Yeah, scanning it is one of my priorities. It happened just this saturday, and the car was driven again and then parked sunday, so Im hoping it will store it until I get a chance to scan it which will probably not be at least until late this week. The car will probably not be driven between now and then.
My obvious assumption is either the coilpack or plug wires. Since it happens under acceleration, when the ignition system is under the most load it typically sees (this car isnt "beat on" at all). Would testing the wires and coilpack with a spray bottle with water be a good course of action?
Im not familiar with the 30v coilpack. Is it anything like the 12v VR6 coilpack, that can only be replaced as a unit? Or can parts be replaced. Does it have that same tendency to crack? If it is cracked, is a JB weld fix a viable temporary option?


----------



## spitpilot (Feb 14, 2000)

*Re: FV-QR (vrDUCKin)*

If the plug wires are 100K miles old..I'd just replace em...Amazon had set of Bosch lifetime silicone wires for $110 or so a few months back...lowest price I'd seen for good quality wire set...I installed one on my Passat and "stumbling" when opening throttle on the freeway went away.
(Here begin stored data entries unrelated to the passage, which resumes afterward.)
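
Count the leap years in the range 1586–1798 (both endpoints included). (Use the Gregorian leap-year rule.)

52

Multiples of 4 in [1586,1798]: 53.
Of those, multiples of 100: 2 (not leap unless ÷400).
Multiples of 400: 1.
Leap years = 53 − 2 + 1 = 52.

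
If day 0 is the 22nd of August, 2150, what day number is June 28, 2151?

Aug 22, 2150 → Sep 22, 2150: 31 days (August has 31).
Sep 22, 2150 → Oct 22, 2150: 30 days (September has 30).
Oct 22, 2150 → Nov 22, 2150: 31 days (October has 31).
Nov 22, 2150 → Dec 22, 2150: 30 days (November has 30).
Dec 22, 2150 → Jan 22, 2151: 31 days (December has 31).
Jan 22, 2151 → Feb 22, 2151: 31 days (January has 31).
Feb 22, 2151 → Mar 22, 2151: 28 days (February has 28).
Mar 22, 2151 → Apr 22, 2151: 31 days (March has 31).
Apr 22, 2151 → May 22, 2151: 30 days (April has 30).
May 22, 2151 → Jun 22, 2151: 31 days (May has 31).
Jun 22, 2151 → Jun 28, 2151: 6 days.
Total: 310 days.

310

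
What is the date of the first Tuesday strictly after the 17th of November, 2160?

Nov 17, 2160 is a Monday.
From Monday to the next Tuesday is 1 day.
Nov 17, 2160 + 1 = Nov 18, 2160.

November 18, 2160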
What you describe is typical misfire..car stumbles, CEL comes on...code either random misfire or cylinder specific if only one plug/wire is suspect will be stored...if misfires don't happen again for a few "start up/warm up cycles"..then CEL goes out..but codes remain until scanned and erased with a scan tool. http://****************.com/smile/emthup.gif


----------



## 29er (Feb 25, 2007)

*FV-QR*

Okay thanks, I think the car has only had a handful (under 5, probably under 3) start/stop cycles since the last misfiring incident. So it shouldnt be a problem.


----------



## MEDEL514 (Jan 12, 2002)

*Re: 30v V6 issue. Ignition related? (vrDUCKin)*

I think I'm having the same problem with my car. It hesitates under acceleration around 1000 to 1500 rpms, but runs smooth at anything after that, even at WOT in any gear. I'm thinking about buying some new NGK copper plugs and replacing the Bosch platinums that are in there. Hopefully that will fix it so I don't have to replace the coil pack.


----------



## spitpilot (Feb 14, 2000)

*Re: 30v V6 issue. Ignition related? (MEDEL514)*

I'd only run the BKR6EKUB NGK plugs specified! http://****************.com/smile/emthup.gif


----------



## MEDEL514 (Jan 12, 2002)

*Re: 30v V6 issue. Ignition related? (MEDEL514)*


_Quote, originally posted by *MEDEL514* »_I think I'm having the same problem with my car. It hesitates under acceleration around 1000 to 1500 rpms, but runs smooth at anything after that, even at WOT in any gear. I'm thinking about buying some new NGK copper plugs and replacing the Bosch platinums that are in there. Hopefully that will fix it so I don't have to replace the coil pack.

Sorry to thread jack!







But I just swapped in another set of spark plugs into the car just to see if the probelm would go away, but I'm getting the exact same results, Studdering at low RPM's during acceleration in any gear. 
Is there anyway to test the coil pack itself just to make sure that its ok? If I can rule out the coilpack as the problem then I'll buy a new set of wires. I'd just really hate to buy a set of expencive wire jsut to find out that the costly coil pack need to be changed as well.


----------



## 29er (Feb 25, 2007)

*FV-QR*

So I finally scanned it today. Got a P0304 code, which is a misfire for cylinder 4.
Also, she told me that it only happens when its raining, or it has just rained, and there will be water still in the engine bay.
So since it is only once cylinder (at least according to the code), would I be correct to assume that it is probably a plug wire for that cylinder? Since the coilpack is in groups of 2, I would assume that that the misfire would occur at the other cylinder that #4 is paired with as well.
The ross tech wiki also pointed to other possible causes such as an injector issue or an evap issue, but based on the other info I am doubting either of those.
If anyone has any insight, or can tell me which cylinder is #4, that would be much appreciated.


----------